The people we do see on the ground are the corp commanders and soldiers, who are trying their best to manage the disaster. The Chief of Army Staff, General Raheel Sharif has been very visible in national media for his activities, like spending time with the families of martyrs of Army Public School in Peshawar, visiting flooded areas and joining the internally displaced persons (IDPs) in their Eid festivities. They have yet again taken over a job that successive governments have failed to complete, or even start. In times of trouble it has been the army that has served the people.

The same goes for religious charities that are now banned from collecting zakat and fitrana. This plan to cut terrorist funding will not work if the government allows such organisations to fill the vacuum it has itself created by its lack of attention to poverty and disaster. The people do not trust government institutions to give them their money. Jamat-ud Dawa’s welfare wing, Falah-e-Insaniyat Foundation, has been distributing food and other basic necessities. It is highly organised, making sure help reaches the victims in a timely manner. People willingly give them zakat, despite their extremist tendencies.
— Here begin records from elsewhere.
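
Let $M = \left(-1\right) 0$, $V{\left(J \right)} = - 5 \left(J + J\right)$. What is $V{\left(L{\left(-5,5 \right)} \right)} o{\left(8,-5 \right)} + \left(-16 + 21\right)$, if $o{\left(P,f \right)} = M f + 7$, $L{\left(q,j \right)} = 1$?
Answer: $-65$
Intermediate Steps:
$V{\left(J \right)} = - 10 J$ ($V{\left(J \right)} = - 5 \cdot 2 J = - 10 J$)
$M = 0$
$o{\left(P,f \right)} = 7$ ($o{\left(P,f \right)} = 0 f + 7 = 0 + 7 = 7$)
$V{\left(L{\left(-5,5 \right)} \right)} o{\left(8,-5 \right)} + \left(-16 + 21\right) = \left(-10\right) 1 \cdot 7 + \left(-16 + 21\right) = \left(-10\right) 7 + 5 = -70 + 5 = -65$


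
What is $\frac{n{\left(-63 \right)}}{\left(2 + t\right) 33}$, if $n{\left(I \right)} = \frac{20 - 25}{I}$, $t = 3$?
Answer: $\frac{1}{2079} \approx 0.000481$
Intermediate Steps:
$n{\left(I \right)} = - \frac{5}{I}$
$\frac{n{\left(-63 \right)}}{\left(2 + t\right) 33} = \frac{\left(-5\right) \frac{1}{-63}}{\left(2 + 3\right) 33} = \frac{\left(-5\right) \left(- \frac{1}{63}\right)}{5 \cdot 33} = \frac{5}{63 \cdot 165} = \frac{5}{63} \cdot \frac{1}{165} = \frac{1}{2079}$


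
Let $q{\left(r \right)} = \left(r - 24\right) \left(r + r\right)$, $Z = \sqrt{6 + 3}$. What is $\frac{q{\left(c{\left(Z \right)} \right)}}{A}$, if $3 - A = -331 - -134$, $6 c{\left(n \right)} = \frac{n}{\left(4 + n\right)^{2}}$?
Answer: $- \frac{2351}{960400} \approx -0.0024479$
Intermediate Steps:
$Z = 3$ ($Z = \sqrt{9} = 3$)
$c{\left(n \right)} = \frac{n}{6 \left(4 + n\right)^{2}}$ ($c{\left(n \right)} = \frac{n \frac{1}{\left(4 + n\right)^{2}}}{6} = \frac{n}{6 \left(4 + n\right)^{2}}$)
$q{\left(r \right)} = 2 r \left(-24 + r\right)$ ($q{\left(r \right)} = \left(-24 + r\right) 2 r = 2 r \left(-24 + r\right)$)
$A = 200$ ($A = 3 - \left(-331 - -134\right) = 3 - \left(-331 + 134\right) = 3 - -197 = 3 + 197 = 200$)
$\frac{q{\left(c{\left(Z \right)} \right)}}{A} = \frac{2 \cdot \frac{1}{6} \cdot 3 \frac{1}{\left(4 + 3\right)^{2}} \left(-24 + \frac{1}{6} \cdot 3 \frac{1}{\left(4 + 3\right)^{2}}\right)}{200} = 2 \cdot \frac{1}{6} \cdot 3 \cdot \frac{1}{49} \left(-24 + \frac{1}{6} \cdot 3 \cdot \frac{1}{49}\right) \frac{1}{200} = 2 \cdot \frac{1}{98} \left(-24 + \frac{1}{98}\right) \frac{1}{200} = 2 \cdot \frac{1}{98} \left(- \frac{2351}{98}\right) \frac{1}{200} = \left(- \frac{2351}{4802}\right) \frac{1}{200} = - \frac{2351}{960400}$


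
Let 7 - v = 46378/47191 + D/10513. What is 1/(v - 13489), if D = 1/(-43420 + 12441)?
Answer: -15369269974357/207223602284557689 ≈ -7.4168e-5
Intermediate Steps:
D = -1/30979 (D = 1/(-30979) = -1/30979 ≈ -3.2280e-5)
v = 92480399543884/15369269974357 (v = 7 - (46378/47191 - 1/30979/10513) = 7 - (46378*(1/47191) - 1/30979*1/10513) = 7 - (46378/47191 - 1/325682227) = 7 - 1*15104490276615/15369269974357 = 7 - 15104490276615/15369269974357 = 92480399543884/15369269974357 ≈ 6.0172)
1/(v - 13489) = 1/(92480399543884/15369269974357 - 13489) = 1/(-207223602284557689/15369269974357) = -15369269974357/207223602284557689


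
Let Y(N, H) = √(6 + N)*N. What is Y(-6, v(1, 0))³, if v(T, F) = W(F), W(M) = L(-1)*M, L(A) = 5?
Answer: 0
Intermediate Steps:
W(M) = 5*M
v(T, F) = 5*F
Y(N, H) = N*√(6 + N)
Y(-6, v(1, 0))³ = (-6*√(6 - 6))³ = (-6*√0)³ = (-6*0)³ = 0³ = 0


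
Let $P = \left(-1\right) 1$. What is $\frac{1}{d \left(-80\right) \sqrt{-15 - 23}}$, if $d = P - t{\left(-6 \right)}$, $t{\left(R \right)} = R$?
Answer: $\frac{i \sqrt{38}}{15200} \approx 0.00040555 i$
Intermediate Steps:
$P = -1$
$d = 5$ ($d = -1 - -6 = -1 + 6 = 5$)
$\frac{1}{d \left(-80\right) \sqrt{-15 - 23}} = \frac{1}{5 \left(-80\right) \sqrt{-15 - 23}} = \frac{1}{\left(-400\right) \sqrt{-38}} = \frac{1}{\left(-400\right) i \sqrt{38}} = \frac{i \sqrt{38}}{15200}$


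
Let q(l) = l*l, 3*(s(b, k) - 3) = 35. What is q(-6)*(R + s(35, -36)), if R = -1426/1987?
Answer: 997800/1987 ≈ 502.16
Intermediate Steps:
s(b, k) = 44/3 (s(b, k) = 3 + (⅓)*35 = 3 + 35/3 = 44/3)
q(l) = l²
R = -1426/1987 (R = -1426*1/1987 = -1426/1987 ≈ -0.71766)
q(-6)*(R + s(35, -36)) = (-6)²*(-1426/1987 + 44/3) = 36*(83150/5961) = 997800/1987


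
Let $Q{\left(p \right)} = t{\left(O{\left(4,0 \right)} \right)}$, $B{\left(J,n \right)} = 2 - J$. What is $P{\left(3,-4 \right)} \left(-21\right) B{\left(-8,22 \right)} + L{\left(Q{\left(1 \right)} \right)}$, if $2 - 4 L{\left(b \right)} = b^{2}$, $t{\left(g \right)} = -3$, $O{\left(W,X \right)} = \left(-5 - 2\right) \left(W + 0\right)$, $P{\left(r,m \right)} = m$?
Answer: $\frac{3353}{4} \approx 838.25$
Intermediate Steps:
$O{\left(W,X \right)} = - 7 W$
$Q{\left(p \right)} = -3$
$L{\left(b \right)} = \frac{1}{2} - \frac{b^{2}}{4}$
$P{\left(3,-4 \right)} \left(-21\right) B{\left(-8,22 \right)} + L{\left(Q{\left(1 \right)} \right)} = \left(-4\right) \left(-21\right) \left(2 - -8\right) + \left(\frac{1}{2} - \frac{\left(-3\right)^{2}}{4}\right) = 84 \left(2 + 8\right) + \left(\frac{1}{2} - \frac{9}{4}\right) = 84 \cdot 10 + \left(\frac{1}{2} - \frac{9}{4}\right) = 840 - \frac{7}{4} = \frac{3353}{4}$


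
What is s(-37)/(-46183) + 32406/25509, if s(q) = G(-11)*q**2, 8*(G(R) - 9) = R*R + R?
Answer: 85107257/142797836 ≈ 0.59600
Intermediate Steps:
G(R) = 9 + R/8 + R**2/8 (G(R) = 9 + (R*R + R)/8 = 9 + (R**2 + R)/8 = 9 + (R + R**2)/8 = 9 + (R/8 + R**2/8) = 9 + R/8 + R**2/8)
s(q) = 91*q**2/4 (s(q) = (9 + (1/8)*(-11) + (1/8)*(-11)**2)*q**2 = (9 - 11/8 + (1/8)*121)*q**2 = (9 - 11/8 + 121/8)*q**2 = 91*q**2/4)
s(-37)/(-46183) + 32406/25509 = ((91/4)*(-37)**2)/(-46183) + 32406/25509 = ((91/4)*1369)*(-1/46183) + 32406*(1/25509) = (124579/4)*(-1/46183) + 982/773 = -124579/184732 + 982/773 = 85107257/142797836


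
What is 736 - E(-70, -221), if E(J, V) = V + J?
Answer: 1027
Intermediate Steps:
E(J, V) = J + V
736 - E(-70, -221) = 736 - (-70 - 221) = 736 - 1*(-291) = 736 + 291 = 1027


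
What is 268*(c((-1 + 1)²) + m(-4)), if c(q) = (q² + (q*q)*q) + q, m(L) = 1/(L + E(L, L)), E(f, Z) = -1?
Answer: -268/5 ≈ -53.600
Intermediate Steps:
m(L) = 1/(-1 + L) (m(L) = 1/(L - 1) = 1/(-1 + L))
c(q) = q + q² + q³ (c(q) = (q² + q²*q) + q = (q² + q³) + q = q + q² + q³)
268*(c((-1 + 1)²) + m(-4)) = 268*((-1 + 1)²*(1 + (-1 + 1)² + ((-1 + 1)²)²) + 1/(-1 - 4)) = 268*(0²*(1 + 0² + (0²)²) + 1/(-5)) = 268*(0*(1 + 0 + 0²) - ⅕) = 268*(0*(1 + 0 + 0) - ⅕) = 268*(0*1 - ⅕) = 268*(0 - ⅕) = 268*(-⅕) = -268/5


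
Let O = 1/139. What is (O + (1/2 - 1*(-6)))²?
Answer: 3272481/77284 ≈ 42.344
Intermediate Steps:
O = 1/139 ≈ 0.0071942
(O + (1/2 - 1*(-6)))² = (1/139 + (1/2 - 1*(-6)))² = (1/139 + (½ + 6))² = (1/139 + 13/2)² = (1809/278)² = 3272481/77284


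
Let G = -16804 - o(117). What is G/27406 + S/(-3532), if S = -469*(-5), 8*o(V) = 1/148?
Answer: -36591165091/28652205632 ≈ -1.2771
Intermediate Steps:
o(V) = 1/1184 (o(V) = (⅛)/148 = (⅛)*(1/148) = 1/1184)
S = 2345
G = -19895937/1184 (G = -16804 - 1*1/1184 = -16804 - 1/1184 = -19895937/1184 ≈ -16804.)
G/27406 + S/(-3532) = -19895937/1184/27406 + 2345/(-3532) = -19895937/1184*1/27406 + 2345*(-1/3532) = -19895937/32448704 - 2345/3532 = -36591165091/28652205632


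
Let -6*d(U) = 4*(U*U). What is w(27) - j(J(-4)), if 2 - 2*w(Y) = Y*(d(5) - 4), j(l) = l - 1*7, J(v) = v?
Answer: 291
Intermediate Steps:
d(U) = -2*U²/3 (d(U) = -2*U*U/3 = -2*U²/3)
j(l) = -7 + l (j(l) = l - 7 = -7 + l)
w(Y) = 1 + 31*Y/3 (w(Y) = 1 - Y*(-⅔*5² - 4)/2 = 1 - Y*(-⅔*25 - 4)/2 = 1 - Y*(-50/3 - 4)/2 = 1 - Y*(-62)/(2*3) = 1 - (-31)*Y/3 = 1 + 31*Y/3)
w(27) - j(J(-4)) = (1 + (31/3)*27) - (-7 - 4) = (1 + 279) - 1*(-11) = 280 + 11 = 291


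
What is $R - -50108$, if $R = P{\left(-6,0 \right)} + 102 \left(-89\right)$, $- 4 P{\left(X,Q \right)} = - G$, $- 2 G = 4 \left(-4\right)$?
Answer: $41032$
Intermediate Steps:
$G = 8$ ($G = - \frac{4 \left(-4\right)}{2} = \left(- \frac{1}{2}\right) \left(-16\right) = 8$)
$P{\left(X,Q \right)} = 2$ ($P{\left(X,Q \right)} = - \frac{\left(-1\right) 8}{4} = \left(- \frac{1}{4}\right) \left(-8\right) = 2$)
$R = -9076$ ($R = 2 + 102 \left(-89\right) = 2 - 9078 = -9076$)
$R - -50108 = -9076 - -50108 = -9076 + 50108 = 41032$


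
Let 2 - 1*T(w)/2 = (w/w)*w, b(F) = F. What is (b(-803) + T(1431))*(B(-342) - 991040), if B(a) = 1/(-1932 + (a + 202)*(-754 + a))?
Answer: 78528705390837/21644 ≈ 3.6282e+9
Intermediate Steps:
B(a) = 1/(-1932 + (-754 + a)*(202 + a)) (B(a) = 1/(-1932 + (202 + a)*(-754 + a)) = 1/(-1932 + (-754 + a)*(202 + a)))
T(w) = 4 - 2*w (T(w) = 4 - 2*w/w*w = 4 - 2*w)
(b(-803) + T(1431))*(B(-342) - 991040) = (-803 + (4 - 2*1431))*(1/(-154240 + (-342)**2 - 552*(-342)) - 991040) = (-803 + (4 - 2862))*(1/(-154240 + 116964 + 188784) - 991040) = (-803 - 2858)*(1/151508 - 991040) = -3661*(1/151508 - 991040) = -3661*(-150150488319/151508) = 78528705390837/21644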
Just the fact that the elected leader is standing with his people in times of crises does wonders for morale and trust. It is all very well to criticise the army for crossing lines and becoming political, but they are always there to help, no matter what the crises is - and that is how the masses see them. With no planning, no warnings and the Prime Minister and Chief Minister nowhere to be seen, it is disaster as usual for the civilian government.